Mit meinem Antrag schlage ich Ihnen ein eigenes Konzept vor, das dem Beschluss des Ständerates beziehungsweise dem Kommissionsantrag entgegensteht. Dieses Konzept beruht auf zwei Pfeilern: Auf der einen Seite soll ein Drittel des nun zur Diskussion stehenden Goldes von 1300 Tonnen auf die Stiftung übertragen werden, genau wie dies die Kommission unseres Rates vorschlägt. Die beiden restlichen Drittel sollen wie weitere allfällige Währungsreserven dem AHV-Fonds zukommen, wobei durch die Bundesgesetzgebung geregelt werden soll, ob diese in Form der Substanz oder ob lediglich deren Erträge dem AHV-Fonds zukommen sollen. Dabei - das ist mir ein Anliegen - möchte ich betonen, dass die Bundesgesetzgebung lediglich diese Einzelheiten zu regeln hat. Sie hat insbesondere nicht zu regeln, wie hoch die nicht mehr benötigten Währungsreserven sind. Gemäss der bisher geltenden Gesetzgebung zur Nationalbank, dem Nationalbankgesetz, ist dies die eigenständige Aufgabe der Nationalbank.
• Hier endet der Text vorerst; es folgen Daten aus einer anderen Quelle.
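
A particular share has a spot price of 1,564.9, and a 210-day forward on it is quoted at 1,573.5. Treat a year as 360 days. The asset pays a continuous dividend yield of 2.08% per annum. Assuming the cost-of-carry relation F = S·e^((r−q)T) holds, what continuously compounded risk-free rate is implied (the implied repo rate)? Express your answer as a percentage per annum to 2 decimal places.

From F = S·e^((r−q)T): (r − q) = ln(F/S)/T
ln(1573.5/1564.9) = ln(1.005496) = 0.005481
(r − q) = 0.005481 / (210/360) = 0.009396
r = ln(F/S)/T + q = 0.009396 + 0.0208 = 0.030196
r = 3.02%

3.02%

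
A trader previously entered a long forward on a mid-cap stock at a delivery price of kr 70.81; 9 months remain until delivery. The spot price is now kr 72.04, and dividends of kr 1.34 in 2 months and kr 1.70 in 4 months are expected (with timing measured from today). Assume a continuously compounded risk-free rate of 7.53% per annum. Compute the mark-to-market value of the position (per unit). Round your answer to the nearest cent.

kr 2.14

PV(remaining dividends) I = 1.34·e^(−0.0753·2/12) + 1.70·e^(−0.0753·4/12) = 2.9811
Current forward F = (S − I)·e^(rT) = (72.04 − 2.9811)·e^(0.0753·9/12) = 69.0589 × 1.058100 = 73.0712
Value (long) = (F − K)·e^(−rT) = (73.0712 − 70.81) × 0.945090 = 2.1370
Value = kr 2.14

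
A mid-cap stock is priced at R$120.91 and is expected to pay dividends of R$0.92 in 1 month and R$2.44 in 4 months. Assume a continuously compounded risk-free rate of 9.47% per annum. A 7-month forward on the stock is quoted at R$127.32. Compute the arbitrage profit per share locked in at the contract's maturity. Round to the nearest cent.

PV(dividends) I = 0.92·e^(−0.0947·1/12) + 2.44·e^(−0.0947·4/12) = 3.2769
Fair forward F* = (S − I)·e^(rT) = (120.91 − 3.2769)·e^0.055242 = 117.6331 × 1.056796 = 124.3142
Market R$127.32 > fair 124.3142: forward overpriced → cash-and-carry (borrow at r, buy the stock and collect the dividends, short the forward).
Profit at T = |F_mkt − F*| = |127.32 − 124.3142| = R$3.01 per share

R$3.01 per share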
Mein Vorschlag hat eigentlich nur Gewinner. Die Fragestellung ist nicht mehr Solidarität gegen AHV, sondern die Lösung ist Solidarität und AHV. Es gibt einen formellen Verlierer, das sind die Kantone, und da mag es Sie erstaunen, dass ich Ihnen als Vertreter eines kleinen Kantons diesen Vorschlag mache. Dabei ist aber zu berücksichtigen, dass die Kantone an und für sich nichts verlieren, denn auch in ihrem Kantonsgebiet leben AHV-Bezüger. Eine indirekte Wirkung hat das somit auch auf die Kantone.

Im Weiteren muss man sich fragen, ob die Kantone überhaupt einen Anspruch auf diese nun frei werdenden Währungsreserven haben. Die Kantone und der Bund sind unbestrittenermassen die Eigner der Nationalbank. Die heute nicht mehr benötigten Währungsreserven sind aber nicht Vermögenswerte, die sie als Eigner, als Aktionäre geschaffen haben, sondern sie sind - da schliesse ich mich der Begründung von Herrn Blocher an - eine Folge des Monopols, das die Nationalbank hat, mithin eine Monopolrente, die heute vom Eigner abgeschöpft wird.

Es ist für mich eine Selbstverständlichkeit, dass eine Monopolrente immer denen zuzukommen hat, die diese Monopolrente geschaffen haben. Beispielsweise haben bei einer Gebäudeversicherungsanstalt die überhöhten Reserven nicht in die Staatskasse zu fliessen, sondern diese sollen über reduzierte Prämien wieder denjenigen zugute kommen, die diese bezahlt haben. Genau gleich ist dies beim Gold der Nationalbank. Sie hat somit wieder denjenigen - dem Volk -, die diese überhöhten Reserven geäufnet haben, zuzukommen.

Damit kann man sagen, dass die Kantone eigentlich keine Verlierer sind, weil sie in dieser Optik eben gerade keinen Anspruch auf diese Währungsreserven haben, so wenig wie der Bund als Eigner Anspruch auf diese nun flüssig gemachten Währungsreserven erheben könnte.

Ich habe ausgeführt, dass mein Konzept eigentlich nur Gewinner hat. Es gibt vielleicht noch einen kleinen Verlierer, das ist die politische Auseinandersetzung. Bei der Annahme meines Antrages wird es nicht zu einem Showdown im Rahmen der Abstimmung zwischen Stiftung auf der einen Seite und AHV auf der anderen Seite kommen, denn wir haben ein gemeinsames Konzept. Es heisst: Sicherung, Stärkung der AHV und Solidarität.

Jene, denen die AHV und die Solidarität ein Anliegen sind, ersuche ich, meinem Antrag zuzustimmen und dieses Konzept gutzuheissen.